The mayor of Chicago has said that she believes that Empire actor Jussie Smollett committed a crime when he allegedly of staged a racist, homophobic attack against himself last year and wants the star to be held accountable for his actions.
Smollett, 37, pleaded not guilty Monday to new charges brought against him related to allegedly staging a hate crime.
"He needs to face the charges. He committed a crime, and he needs to be prosecuted to the fullest extent of the law, and we are going to continue to aggressively make him accountable for the wasted police resources that went into investigating what turned out to be a total hoax," Chicago Mayor Lori Lightfoot told a group of reporters, per CBS 2 Chicago.
Smollett appeared in a Cook County court alongside his attorney Tina Glandian on Monday where she entered not guilty pleas on his behalf to six counts of felony disorderly conduct.
Smollett spoke to breaking news outlet TMZ earlier this week about the new indictments.
"It's definitely frustrating," Smollett told TMZ. "It's fight or die at this point," adding "I don't claim to be innocent, I am innocent."
Smollett previously pleaded not guilty to 16 counts of the charge last year, just weeks before the Cook County State's Attorney Kim Foxx's office abruptly announced it was dismissing the case.
Special prosecutor Dan Webb announced the new charges earlier this month during a news conference.
Smollett's attorney, Tina Glandian, said in a statement on Tuesday following the announcement: "This indictment raises serious questions about the integrity of the investigation that led to the renewed charges against Mr.

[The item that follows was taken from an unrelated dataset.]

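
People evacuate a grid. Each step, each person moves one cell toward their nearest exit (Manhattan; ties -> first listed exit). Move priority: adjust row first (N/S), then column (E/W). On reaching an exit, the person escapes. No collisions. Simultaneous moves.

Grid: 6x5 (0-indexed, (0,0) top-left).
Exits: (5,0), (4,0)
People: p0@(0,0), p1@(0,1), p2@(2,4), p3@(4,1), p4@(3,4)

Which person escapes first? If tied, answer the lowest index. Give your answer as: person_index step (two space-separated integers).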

Smollett, not the least of which is the use of the same CPD detectives who were part of the original investigation into the attack on Mr. Smollett to conduct the current investigation, despite Mr. Smollett's pending civil claims against the City of Chicago and CPD officers for malicious prosecution. And one of the two witnesses who testified before the grand jury is the very same detective Mr. Smollett is currently suing for his role in the initial prosecution of him."

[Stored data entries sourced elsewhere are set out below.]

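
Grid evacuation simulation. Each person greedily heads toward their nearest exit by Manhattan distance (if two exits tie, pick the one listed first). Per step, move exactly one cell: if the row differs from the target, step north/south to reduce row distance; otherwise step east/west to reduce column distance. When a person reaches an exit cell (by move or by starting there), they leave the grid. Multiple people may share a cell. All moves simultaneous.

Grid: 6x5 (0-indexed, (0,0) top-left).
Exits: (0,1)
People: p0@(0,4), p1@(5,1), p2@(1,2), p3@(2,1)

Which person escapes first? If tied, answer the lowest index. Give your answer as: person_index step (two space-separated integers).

Answer: 2 2

Derivation:
Step 1: p0:(0,4)->(0,3) | p1:(5,1)->(4,1) | p2:(1,2)->(0,2) | p3:(2,1)->(1,1)
Step 2: p0:(0,3)->(0,2) | p1:(4,1)->(3,1) | p2:(0,2)->(0,1)->EXIT | p3:(1,1)->(0,1)->EXIT
Step 3: p0:(0,2)->(0,1)->EXIT | p1:(3,1)->(2,1) | p2:escaped | p3:escaped
Step 4: p0:escaped | p1:(2,1)->(1,1) | p2:escaped | p3:escaped
Step 5: p0:escaped | p1:(1,1)->(0,1)->EXIT | p2:escaped | p3:escaped
Exit steps: [3, 5, 2, 2]
First to escape: p2 at step 2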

The statement continued: "After more than five months of investigation, the Office of the Special Prosecutor has not found any evidence of wrongdoing whatsoever related to the dismissal of the charges against Mr. Smollett. Rather, the charges were appropriately dismissed the first time because they were not supported by the evidence. The attempt to re-prosecute Mr. Smollett one year later on the eve of the Cook County State's Attorney election is clearly all about politics, not justice."